OnlineIsolationForest#

class capymoa.anomaly.OnlineIsolationForest[source]#

Bases: AnomalyDetector

Online Isolation Forest

This class implements the Online Isolation Forest (oIFOR) algorithm, which is an ensemble anomaly detector capable of adapting to concept drift.

Reference:

Online Isolation Forest. Filippo Leveni, Guilherme Weigert Cassales, Bernhard Pfahringer, Albert Bifet, and Giacomo Boracchi. International Conference on Machine Learning (ICML), Proceedings of Machine Learning Research (PMLR), 2024.

Example:

>>> from capymoa.datasets import ElectricityTiny
>>> from capymoa.anomaly import OnlineIsolationForest
>>> from capymoa.evaluation import AnomalyDetectionEvaluator
>>> stream = ElectricityTiny()
>>> schema = stream.get_schema()
>>> learner = OnlineIsolationForest(schema=schema)
>>> evaluator = AnomalyDetectionEvaluator(schema)
>>> while stream.has_more_instances():
...     instance = stream.next_instance()
...     proba = learner.score_instance(instance)
...     evaluator.update(instance.y_index, proba)
...     learner.train(instance)
>>> auc = evaluator.auc()
>>> print(f"AUC: {auc:.2f}")
AUC: 0.52
__init__(
schema: Schema | None = None,
random_seed: int = 1,
num_trees: int = 32,
max_leaf_samples: int = 32,
growth_criterion: Literal['fixed', 'adaptive'] = 'adaptive',
subsample: float = 1.0,
window_size: int = 2048,
branching_factor: int = 2,
split: Literal['axisparallel'] = 'axisparallel',
n_jobs: int = 1,
)[source]#

Construct an Online Isolation Forest anomaly detector

Parameters:
  • schema – The schema of the stream.
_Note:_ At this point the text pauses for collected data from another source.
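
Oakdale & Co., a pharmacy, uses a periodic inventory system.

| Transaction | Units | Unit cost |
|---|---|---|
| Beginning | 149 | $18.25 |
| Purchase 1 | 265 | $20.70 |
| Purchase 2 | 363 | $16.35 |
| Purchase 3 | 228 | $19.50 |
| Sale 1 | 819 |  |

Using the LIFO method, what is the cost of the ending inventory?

Sale 1 (819) [LIFO — newest first]: 228 @ $19.50 + 363 @ $16.35 + 228 @ $20.70 = $15,100.65
Ending inventory: 149 @ $18.25 + 37 @ $20.70 = $3,485.15

Ending inventory = $3,485.15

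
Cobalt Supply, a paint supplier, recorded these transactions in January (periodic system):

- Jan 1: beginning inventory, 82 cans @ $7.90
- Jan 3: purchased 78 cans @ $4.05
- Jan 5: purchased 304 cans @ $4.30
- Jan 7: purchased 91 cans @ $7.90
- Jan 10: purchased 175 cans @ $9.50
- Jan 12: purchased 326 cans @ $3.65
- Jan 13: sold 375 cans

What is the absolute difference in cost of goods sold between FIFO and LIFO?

$232.80

FIFO COGS: 82 @ $7.90 + 78 @ $4.05 + 215 @ $4.30 = $1,888.20
LIFO COGS: 326 @ $3.65 + 49 @ $9.50 = $1,655.40
Difference = |$1,888.20 − $1,655.40| = $232.80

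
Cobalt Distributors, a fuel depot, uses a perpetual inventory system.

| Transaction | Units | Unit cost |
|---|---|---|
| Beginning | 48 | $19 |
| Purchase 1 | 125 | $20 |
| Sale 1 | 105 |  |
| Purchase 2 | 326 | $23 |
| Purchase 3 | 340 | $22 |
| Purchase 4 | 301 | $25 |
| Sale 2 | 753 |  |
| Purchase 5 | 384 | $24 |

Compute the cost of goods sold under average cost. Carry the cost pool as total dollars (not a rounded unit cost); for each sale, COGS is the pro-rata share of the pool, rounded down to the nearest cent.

COGS = $19,418.33

After Beginning: 48 on hand, pool $912.00 (≈ $19.0000 each)
After Purchase 1: 173 on hand, pool $3,412.00 (≈ $19.7225 each)
Sale 1, sell 105: 105/173 × $3,412.00 → $2,070.86
After Purchase 2: 394 on hand, pool $8,839.14 (≈ $22.4344 each)
After Purchase 3: 734 on hand, pool $16,319.14 (≈ $22.2332 each)
After Purchase 4: 1035 on hand, pool $23,844.14 (≈ $23.0378 each)
Sale 2, sell 753: 753/1035 × $23,844.14 → $17,347.47
After Purchase 5: 666 on hand, pool $15,712.67 (≈ $23.5926 each)
Total COGS = $2,070.86 + $17,347.47 = $19,418.33
Ending inventory (cost pool remaining) = $15,712.67
Check: goods available $35,131.00 = COGS $19,418.33 + ending $15,712.67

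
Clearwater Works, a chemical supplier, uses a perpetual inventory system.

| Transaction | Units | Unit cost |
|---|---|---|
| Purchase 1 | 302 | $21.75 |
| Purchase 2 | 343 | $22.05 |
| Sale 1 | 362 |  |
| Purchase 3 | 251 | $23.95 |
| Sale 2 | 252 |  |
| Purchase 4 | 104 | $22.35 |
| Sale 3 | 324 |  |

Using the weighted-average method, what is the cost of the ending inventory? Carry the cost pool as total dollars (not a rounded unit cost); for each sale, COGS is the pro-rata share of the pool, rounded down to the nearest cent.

After Purchase 1: 302 on hand, pool $6,568.50 (≈ $21.7500 each)
After Purchase 2: 645 on hand, pool $14,131.65 (≈ $21.9095 each)
Sale 1, sell 362: 362/645 × $14,131.65 → $7,931.25
After Purchase 3: 534 on hand, pool $12,211.85 (≈ $22.8686 each)
Sale 2, sell 252: 252/534 × $12,211.85 → $5,762.89
After Purchase 4: 386 on hand, pool $8,773.36 (≈ $22.7289 each)
Sale 3, sell 324: 324/386 × $8,773.36 → $7,364.16
Total COGS = $7,931.25 + $5,762.89 + $7,364.16 = $21,058.30
Ending inventory (cost pool remaining) = $1,409.20
Check: goods available $22,467.50 = COGS $21,058.30 + ending $1,409.20

Ending inventory = $1,409.20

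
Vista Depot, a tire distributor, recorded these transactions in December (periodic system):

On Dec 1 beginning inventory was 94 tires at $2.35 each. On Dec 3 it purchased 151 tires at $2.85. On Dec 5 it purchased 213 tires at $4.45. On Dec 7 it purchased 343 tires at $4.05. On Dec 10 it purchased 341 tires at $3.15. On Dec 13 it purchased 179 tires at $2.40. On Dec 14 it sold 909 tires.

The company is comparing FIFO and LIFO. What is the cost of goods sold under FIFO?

COGS = $3,328.45

FIFO COGS: 94 @ $2.35 + 151 @ $2.85 + 213 @ $4.45 + 343 @ $4.05 + 108 @ $3.15 = $3,328.45
LIFO COGS: 179 @ $2.40 + 341 @ $3.15 + 343 @ $4.05 + 46 @ $4.45 = $3,097.60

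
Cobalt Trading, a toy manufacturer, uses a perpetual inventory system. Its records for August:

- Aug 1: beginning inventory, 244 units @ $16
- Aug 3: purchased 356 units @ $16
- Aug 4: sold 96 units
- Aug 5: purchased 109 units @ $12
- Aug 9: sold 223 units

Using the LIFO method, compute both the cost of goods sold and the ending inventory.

COGS = $4,668; ending inventory = $6,240

Aug 4, 96 sold [LIFO — newest first]: 96 @ $16 = $1,536
Aug 9, 223 sold [LIFO — newest first]: 109 @ $12 + 114 @ $16 = $3,132
Total COGS = $1,536 + $3,132 = $4,668
Ending inventory: 244 @ $16 + 146 @ $16 = $6,240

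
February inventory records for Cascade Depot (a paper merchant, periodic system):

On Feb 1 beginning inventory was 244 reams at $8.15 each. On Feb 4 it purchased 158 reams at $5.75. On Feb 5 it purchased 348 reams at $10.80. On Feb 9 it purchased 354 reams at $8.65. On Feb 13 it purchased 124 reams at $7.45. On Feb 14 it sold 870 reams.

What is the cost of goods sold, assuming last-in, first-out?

COGS = $7,997.30

Feb 14, 870 sold [LIFO — newest first]: 124 @ $7.45 + 354 @ $8.65 + 348 @ $10.80 + 44 @ $5.75 = $7,997.30
Ending inventory: 244 @ $8.15 + 114 @ $5.75 = $2,644.10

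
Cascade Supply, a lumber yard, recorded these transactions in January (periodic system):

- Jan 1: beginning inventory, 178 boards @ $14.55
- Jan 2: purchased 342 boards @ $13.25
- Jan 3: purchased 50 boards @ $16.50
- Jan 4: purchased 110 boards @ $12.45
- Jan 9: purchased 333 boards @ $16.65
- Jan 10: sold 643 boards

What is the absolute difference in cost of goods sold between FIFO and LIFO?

FIFO COGS: 178 @ $14.55 + 342 @ $13.25 + 50 @ $16.50 + 73 @ $12.45 = $8,855.25
LIFO COGS: 333 @ $16.65 + 110 @ $12.45 + 50 @ $16.50 + 150 @ $13.25 = $9,726.45
Difference = |$8,855.25 − $9,726.45| = $871.20

$871.20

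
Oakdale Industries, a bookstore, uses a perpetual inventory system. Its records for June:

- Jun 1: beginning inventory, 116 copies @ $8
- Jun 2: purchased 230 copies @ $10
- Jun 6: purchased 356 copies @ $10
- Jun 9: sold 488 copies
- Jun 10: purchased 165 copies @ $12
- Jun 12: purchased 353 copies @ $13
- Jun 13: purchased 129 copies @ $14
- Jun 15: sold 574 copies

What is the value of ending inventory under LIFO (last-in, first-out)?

Jun 9, 488 sold [LIFO — newest first]: 356 @ $10 + 132 @ $10 = $4,880
Jun 15, 574 sold [LIFO — newest first]: 129 @ $14 + 353 @ $13 + 92 @ $12 = $7,499
Total COGS = $4,880 + $7,499 = $12,379
Ending inventory: 116 @ $8 + 98 @ $10 + 73 @ $12 = $2,784

Ending inventory = $2,784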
If not provided, it will be inferred from the data.

  • random_seed – Random seed for reproducibility.

  • num_trees – Number of trees in the ensemble.

  • window_size – The size of the window for each tree.

  • branching_factor – Branching factor of each tree.

  • max_leaf_samples – Maximum number of samples per leaf. When this number is reached, a split is performed.

  • growth_criterion – When to perform a split. If ‘adaptive’, the max_leaf_samples grows with tree depth, otherwise ‘fixed’.

  • subsample – Probability of learning a new sample in each tree.

  • split – Type of split performed at each node. Currently only ‘axisparallel’ is supported, which is the same type used by the IsolationForest algorithm.

  • n_jobs – Number of parallel jobs.

train(instance: Instance)[source]#
predict(instance: Instance) int | None[source]#
score_instance(
instance: Instance,
) float64[source]#